The headline sales growth number was impressive, with organic sales gains accelerating to 9% from 6% last quarter. P&G had telegraphed a tougher start to the year, with pressure coming from increased competition from rivals like Kimberly Clark (KMB 1.66%), and from a reversal of consumer pantry-stocking behavior from early COVID-19 spikes.

Yet people continued spending freely for essentials like home cleaning supplies, laundry care products, and health and wellness solutions over the last three months. "We delivered another strong quarter of organic sales growth," Taylor said in a press release.

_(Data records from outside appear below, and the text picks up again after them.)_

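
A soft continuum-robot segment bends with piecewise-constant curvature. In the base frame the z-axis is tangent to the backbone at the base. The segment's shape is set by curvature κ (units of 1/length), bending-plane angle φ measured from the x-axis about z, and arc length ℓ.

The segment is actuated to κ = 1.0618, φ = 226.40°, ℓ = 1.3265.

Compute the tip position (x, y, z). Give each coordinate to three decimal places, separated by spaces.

θ = κ·ℓ = 1.0618 × 1.3265 = 1.40848 rad
ρ = (1 − cos θ)/κ = (1 − 0.16161)/1.0618 = 0.78960
z = sin θ / κ = 0.98686/1.0618 = 0.92942
x = ρ cos φ = 0.78960 × cos(226.40°) = -0.54452
y = ρ sin φ = 0.78960 × sin(226.40°) = -0.57180

-0.545 -0.572 0.929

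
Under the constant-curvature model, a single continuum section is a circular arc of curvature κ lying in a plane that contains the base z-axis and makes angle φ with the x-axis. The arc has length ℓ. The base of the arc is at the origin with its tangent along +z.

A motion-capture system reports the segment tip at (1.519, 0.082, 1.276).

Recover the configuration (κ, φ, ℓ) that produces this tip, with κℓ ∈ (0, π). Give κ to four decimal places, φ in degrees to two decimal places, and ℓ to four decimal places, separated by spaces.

ρ = √(x²+y²) = √(1.519² + 0.082²) = 1.52121
φ = atan2(y, x) mod 360° = atan2(0.082, 1.519) = 3.0900°
|p|² = ρ² + z² = 1.52121² + 1.276² = 3.94226
κ = 2ρ / |p|² = 2×1.52121 / 3.94226 = 0.77175
θ = 2·atan2(ρ, z) = 2·atan2(1.52121, 1.276) = 1.74568 rad
ℓ = θ/κ = 1.74568/0.77175 = 2.26198

0.7717 3.09 2.2620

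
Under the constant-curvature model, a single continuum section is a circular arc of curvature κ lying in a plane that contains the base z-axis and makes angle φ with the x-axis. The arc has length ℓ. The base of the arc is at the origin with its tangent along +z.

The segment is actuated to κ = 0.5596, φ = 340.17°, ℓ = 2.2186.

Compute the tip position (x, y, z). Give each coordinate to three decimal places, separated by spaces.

1.137 -0.410 1.691

θ = κ·ℓ = 0.5596 × 2.2186 = 1.24153 rad
ρ = (1 − cos θ)/κ = (1 − 0.32335)/0.5596 = 1.20917
z = sin θ / κ = 0.94628/0.5596 = 1.69099
x = ρ cos φ = 1.20917 × cos(340.17°) = 1.13747
y = ρ sin φ = 1.20917 × sin(340.17°) = -0.41019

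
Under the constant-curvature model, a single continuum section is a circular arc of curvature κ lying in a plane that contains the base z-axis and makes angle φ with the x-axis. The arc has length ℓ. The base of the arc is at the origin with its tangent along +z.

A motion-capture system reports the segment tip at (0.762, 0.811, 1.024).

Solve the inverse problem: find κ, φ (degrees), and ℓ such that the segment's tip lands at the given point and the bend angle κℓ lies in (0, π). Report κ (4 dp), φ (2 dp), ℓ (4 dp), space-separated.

0.9732 46.78 1.6994

ρ = √(x²+y²) = √(0.762² + 0.811²) = 1.11282
φ = atan2(y, x) mod 360° = atan2(0.811, 0.762) = 46.7842°
|p|² = ρ² + z² = 1.11282² + 1.024² = 2.28694
κ = 2ρ / |p|² = 2×1.11282 / 2.28694 = 0.97319
θ = 2·atan2(ρ, z) = 2·atan2(1.11282, 1.024) = 1.65388 rad
ℓ = θ/κ = 1.65388/0.97319 = 1.69944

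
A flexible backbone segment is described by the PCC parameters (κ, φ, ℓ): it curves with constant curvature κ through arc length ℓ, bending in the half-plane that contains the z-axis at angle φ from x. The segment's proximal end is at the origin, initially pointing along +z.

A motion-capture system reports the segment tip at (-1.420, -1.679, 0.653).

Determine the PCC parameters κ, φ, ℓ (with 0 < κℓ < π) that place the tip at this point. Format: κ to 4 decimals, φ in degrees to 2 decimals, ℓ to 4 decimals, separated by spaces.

0.8358 229.78 3.0680

ρ = √(x²+y²) = √(-1.420² + -1.679²) = 2.19896
φ = atan2(y, x) mod 360° = atan2(-1.679, -1.420) = 229.7774°
|p|² = ρ² + z² = 2.19896² + 0.653² = 5.26185
κ = 2ρ / |p|² = 2×2.19896 / 5.26185 = 0.83581
θ = 2·atan2(ρ, z) = 2·atan2(2.19896, 0.653) = 2.56427 rad
ℓ = θ/κ = 2.56427/0.83581 = 3.06799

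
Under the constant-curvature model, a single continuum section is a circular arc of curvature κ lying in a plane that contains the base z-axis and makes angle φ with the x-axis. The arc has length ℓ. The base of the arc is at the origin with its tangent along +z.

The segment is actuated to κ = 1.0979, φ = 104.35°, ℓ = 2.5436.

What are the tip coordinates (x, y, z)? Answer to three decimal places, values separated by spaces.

θ = κ·ℓ = 1.0979 × 2.5436 = 2.79262 rad
ρ = (1 − cos θ)/κ = (1 − -0.93972)/1.0979 = 1.76676
z = sin θ / κ = 0.34193/1.0979 = 0.31144
x = ρ cos φ = 1.76676 × cos(104.35°) = -0.43788
y = ρ sin φ = 1.76676 × sin(104.35°) = 1.71164

-0.438 1.712 0.311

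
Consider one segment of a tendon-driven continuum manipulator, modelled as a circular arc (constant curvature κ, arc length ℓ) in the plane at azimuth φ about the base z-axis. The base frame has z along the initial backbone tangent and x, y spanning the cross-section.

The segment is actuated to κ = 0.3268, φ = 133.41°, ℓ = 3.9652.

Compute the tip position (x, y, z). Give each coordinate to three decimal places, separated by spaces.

-1.532 1.619 2.945

θ = κ·ℓ = 0.3268 × 3.9652 = 1.29583 rad
ρ = (1 − cos θ)/κ = (1 − 0.27152)/0.3268 = 2.22914
z = sin θ / κ = 0.96243/0.3268 = 2.94502
x = ρ cos φ = 2.22914 × cos(133.41°) = -1.53190
y = ρ sin φ = 2.22914 × sin(133.41°) = 1.61937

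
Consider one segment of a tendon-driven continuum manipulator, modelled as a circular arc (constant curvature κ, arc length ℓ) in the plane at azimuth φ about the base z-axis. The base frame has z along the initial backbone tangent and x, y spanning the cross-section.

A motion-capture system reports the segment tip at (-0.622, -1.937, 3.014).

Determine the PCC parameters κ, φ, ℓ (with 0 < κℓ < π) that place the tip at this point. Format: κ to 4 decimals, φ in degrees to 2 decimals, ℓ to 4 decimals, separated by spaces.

ρ = √(x²+y²) = √(-0.622² + -1.937²) = 2.03442
φ = atan2(y, x) mod 360° = atan2(-1.937, -0.622) = 252.1974°
|p|² = ρ² + z² = 2.03442² + 3.014² = 13.22305
κ = 2ρ / |p|² = 2×2.03442 / 13.22305 = 0.30771
θ = 2·atan2(ρ, z) = 2·atan2(2.03442, 3.014) = 1.18748 rad
ℓ = θ/κ = 1.18748/0.30771 = 3.85913

0.3077 252.20 3.8591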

Looking beyond the top-line result, growth was balanced across each of P&G's main categories, even though the baby care segment struggled. Overall, P&G's gains were powered by a good balance between higher volume (at 7%), a tilt toward new product release (1%), and increased prices (1%).

Margins are rising

Management said consumers are gravitating toward premium products and innovations like Tide Pods and fabric enhancer beads. These shifts helped push gross profit margin up by nearly 2 full percentage points. P&G also managed to reduce its expense burden, and together these positive trends led to a 3 percentage-point increase in operating profit margin.

The efficiency gains were amplified by a declining share count, leading to a 22% spike in core earnings per share.

P&G used some of this windfall to retire debt that it had taken on during the early days of the pandemic. That payback will cause a temporary reduction in short-term earnings, management said, but the broader outlook is positive across key metrics including growth, profits, and cash returns.

A better year ahead

In fact, sales are now expected to rise by 4% to 5%, up from the prior 2% to 4% range P&G issued back in late July. Management also raised its stock repurchase prediction to call for spending between $7 billion and $9 billion, up from the prior $6 billion to $8 billion range. That update means the company will likely return about $16 billion to investors in fiscal 2021 through dividends and buybacks, compared to $15.2 billion last year and $12.5 billion in fiscal 2019.

Shareholders are used to receiving lots of cash from P&G, but the difference in the last two years is that these returns are coming in the context of robust sales growth and expanding profit margins. Those positive trends had started before the COVID-19 pandemic, and they appear set to continue even after the peak pantry-stuffing demand spike that lifted sales volumes for consumer essentials in March, April, and May.